In 2010 legislation was introduced in Parliament to tighten regulations for Canadian corporations overseas, but it was not approved. John McKay, a liberal MP, had introduced the Responsible Mining Act, Bill C-300, which would have required extractive companies operating abroad to meet international human rights and environmental standards, widely accepted as best practices. If the Bill were to have passed and Canadian companies failed to comply, they would have had to face consequences such as Export Development Canada withdrawing financial support and Canadian trade commissions and embassies ceasing to support and promote their companies' activities, among other things.
There is no doubt that Canadian mining has a growing reputation for abusing human rights and ignoring environmental standards in overseas operations. As Penelope Simons and Audrey Macklin of The Globe and Mail, a popular Canadian newspaper, wrote in 2010, "Bill C-300 would have helped to redress this. The proposed law would have created a credible, objective forum to promote dispute resolution and help companies avoid and resolve conflict." Nearly six years later, something like Bill C-300 continues to be necessary as corporate behavior in the mining sector does not seem to change and the governments of the places where they operate continue to prove incompetent in the matter.
The Canadian government needs to recognize that when its companies operate in underdeveloped countries, such as those in Central America, there is absolutely no guarantee that local governments will ensure that foreign companies are complying with social and ethical standards of operation. It is especially worrisome that Canada leaves the responsibility in the hands of local governments to hold Canadian companies accountable.

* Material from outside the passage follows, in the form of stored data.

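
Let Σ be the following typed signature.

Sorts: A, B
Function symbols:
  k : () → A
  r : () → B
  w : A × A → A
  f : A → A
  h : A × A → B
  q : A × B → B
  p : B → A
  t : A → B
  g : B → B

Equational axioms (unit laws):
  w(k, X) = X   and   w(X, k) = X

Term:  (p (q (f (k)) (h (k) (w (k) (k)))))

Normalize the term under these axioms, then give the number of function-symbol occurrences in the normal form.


1. (p (q (f (k)) (h (k) (w (k) (k)))))  →  (p (q (f (k)) (h (k) (k))))
normal form: (p (q (f (k)) (h (k) (k))))

size = 7


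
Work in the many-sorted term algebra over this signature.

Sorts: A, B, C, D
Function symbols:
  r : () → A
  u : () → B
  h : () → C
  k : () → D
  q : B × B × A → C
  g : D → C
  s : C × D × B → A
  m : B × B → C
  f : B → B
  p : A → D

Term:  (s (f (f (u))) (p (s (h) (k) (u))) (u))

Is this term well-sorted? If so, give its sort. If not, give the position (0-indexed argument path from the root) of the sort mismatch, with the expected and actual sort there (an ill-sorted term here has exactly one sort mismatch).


ill-sorted at position [0]: expected C, got B

      (u) : B
    (f (u)) : B
  (f (f (u))) : B
      (h) : C
      (k) : D
      (u) : B
    (s (h) (k) (u)) : A
  (p (s (h) (k) (u))) : D
  (u) : B
(s (f (f (u))) (p (s (h) (k) (u))) (u)) : ✗ arg 0 at [0] has sort B, expected C


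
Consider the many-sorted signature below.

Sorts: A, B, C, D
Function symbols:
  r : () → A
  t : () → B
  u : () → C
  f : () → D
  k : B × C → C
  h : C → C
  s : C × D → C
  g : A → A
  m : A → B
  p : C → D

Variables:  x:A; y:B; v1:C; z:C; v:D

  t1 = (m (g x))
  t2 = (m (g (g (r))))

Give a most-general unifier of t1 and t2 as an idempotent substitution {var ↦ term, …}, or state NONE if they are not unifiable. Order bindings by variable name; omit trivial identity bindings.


{x ↦ (g (r))}


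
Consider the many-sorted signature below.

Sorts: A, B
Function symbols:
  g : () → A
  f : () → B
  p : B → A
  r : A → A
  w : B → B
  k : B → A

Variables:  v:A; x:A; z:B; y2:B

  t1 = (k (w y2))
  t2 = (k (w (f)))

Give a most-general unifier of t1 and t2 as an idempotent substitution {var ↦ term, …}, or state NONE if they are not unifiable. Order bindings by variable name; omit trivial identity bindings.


{y2 ↦ (f)}


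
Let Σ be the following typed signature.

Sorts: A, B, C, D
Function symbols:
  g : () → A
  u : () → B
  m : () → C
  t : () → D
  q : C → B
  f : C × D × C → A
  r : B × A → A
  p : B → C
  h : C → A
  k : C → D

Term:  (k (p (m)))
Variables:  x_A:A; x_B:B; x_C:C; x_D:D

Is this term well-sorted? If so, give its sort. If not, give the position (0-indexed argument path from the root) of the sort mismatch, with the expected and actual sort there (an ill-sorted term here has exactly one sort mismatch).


ill-sorted at position [0, 0]: expected B, got C

    (m) : C
  (p (m)) : ✗ arg 0 at [0, 0] has sort C, expected B


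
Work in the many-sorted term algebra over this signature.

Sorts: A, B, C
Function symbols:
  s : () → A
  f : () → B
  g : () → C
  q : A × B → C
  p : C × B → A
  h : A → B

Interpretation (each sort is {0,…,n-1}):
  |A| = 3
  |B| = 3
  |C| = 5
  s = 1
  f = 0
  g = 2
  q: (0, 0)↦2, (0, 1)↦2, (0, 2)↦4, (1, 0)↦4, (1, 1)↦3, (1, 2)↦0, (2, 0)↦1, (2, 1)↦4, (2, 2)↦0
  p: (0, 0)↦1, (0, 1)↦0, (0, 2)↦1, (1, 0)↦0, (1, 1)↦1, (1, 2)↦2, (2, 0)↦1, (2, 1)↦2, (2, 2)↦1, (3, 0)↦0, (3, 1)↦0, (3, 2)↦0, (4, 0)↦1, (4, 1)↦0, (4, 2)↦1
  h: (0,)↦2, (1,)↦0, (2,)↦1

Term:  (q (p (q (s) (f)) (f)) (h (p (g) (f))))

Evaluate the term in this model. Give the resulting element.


  s = 1
  f = 0
  (q (s) (f)) = q(1, 0) = 4
  f = 0
  (p (q (s) (f)) (f)) = p(4, 0) = 1
  g = 2
  f = 0
  (p (g) (f)) = p(2, 0) = 1
  (h (p (g) (f))) = h(1,) = 0
  (q (p (q (s) (f)) (f)) (h (p (g) (f)))) = q(1, 0) = 4

value = 4


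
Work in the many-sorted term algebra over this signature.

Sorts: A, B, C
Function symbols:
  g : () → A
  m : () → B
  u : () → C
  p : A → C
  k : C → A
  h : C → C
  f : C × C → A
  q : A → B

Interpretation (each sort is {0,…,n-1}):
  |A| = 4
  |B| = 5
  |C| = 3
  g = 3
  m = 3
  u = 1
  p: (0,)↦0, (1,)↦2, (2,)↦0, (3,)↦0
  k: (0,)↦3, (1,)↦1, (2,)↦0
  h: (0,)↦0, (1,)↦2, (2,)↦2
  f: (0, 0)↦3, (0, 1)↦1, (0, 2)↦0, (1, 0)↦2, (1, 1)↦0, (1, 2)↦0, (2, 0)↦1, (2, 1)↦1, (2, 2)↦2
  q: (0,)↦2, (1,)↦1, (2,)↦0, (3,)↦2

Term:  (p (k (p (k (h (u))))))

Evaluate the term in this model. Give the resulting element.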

Such is the case in Honduras and elsewhere where state actors and law enforcement do little to protect the interest of its people and in some cases even collaborate with the perpetrators of human rights violations. Corrupted authorities in Honduras have repeatedly let corporations do as they please. The Trudeau administration needs to wake up and go beyond serving its corporations' interests by applying a more humanitarian foreign policy towards Honduras. In particular, Canadian-based companies need to be more responsive to the demands of local communities when acquiring land concessions. The Canadian government needs to be more involved in this process and hold its companies accountable when they don't act accordingly. Bringing initiatives such as Bill C-300 back to discussion will be a great first step.
Canada's new liberal government can provide the perfect setting to deliver an effective solution to the irresponsible mining engagement of its companies overseas. There are positive signs of that occurring and the world is waiting. According to the New York Times, John McKay said he expected Canada's new government to try Bill C-300 again soon. And if the Canadian courts rule in favor of Margarita Caal Caal, the Guatemala indigenous woman currently suing Hudbay Mineral Inc., it would represent a precedent for future cases.
Not only does the Canadian government need to establish guidelines to monitor Canadian mining activities abroad, it should join the rest of the human rights community in calling for an independent investigation into the murder of Berta Cáceres.
"The Canadian government can no longer turn a blind eye to human rights abuses in the region that are linked to its extractive industries," COHA director Larry Birns said. "It goes against the pro-democracy aspirations of the majority of Hondurans." COHA hopes Canada's new liberal government puts an end to this vicious cycle of engaging in the region mostly to promote their businesses while ignoring environmental repercussions and human suffering.